In recent years, the event — the largest African-American festival on the East Coast — has been in transition. When Mayor Stephanie Rawlings-Blake was elected, the festival faced numerous challenges, said Ian T. Brennan, press secretary for the mayor.

Brennan said to revive the event and make it fiscally sustainable, Rawlings-Blake appointed a new advisory board when she took office, and the city selected greiBO Entertainment to run the event, beginning last year.

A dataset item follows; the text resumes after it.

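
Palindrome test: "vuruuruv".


Word: "vuruuruv"
Reversed: "vuruuruv"
Forward == Backward? vuruuruv == vuruuruv
Palindrome = Yes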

“When Mayor Rawlings-Blake took office, the city’s oldest and largest African-American cultural event was found in disarray,” Brennan said in a statement. “GreiBO did a wonderful job running last year’s festival, which was a great success that attracted hundreds of thousands of families from as far as North Carolina and New York to downtown Baltimore, boosting our local economy while ensuring that all vendors were compensated for services rendered.”

As an example of the event’s fame, Brennan said Jet magazine listed the festival among its top five summer destinations.

The festival had been produced from 2001 to 2010 by LaRian Finney of Visionary Marketing Group, but the city changed companies after allegations of mismanagement surfaced. Finney’s attorney has attributed the issues to misunderstandings with a few of the hundreds of vendors involved with the festival during the time that Finney was in charge.

A Baltimore circuit judge awarded $103,000 to three vendors who weren’t paid after the 2010 event.

The city agreed to pay $300,000 toward the cost of this year’s festival, according to a city Board of Estimates document. Overall, the event costs more than $1 million to put on.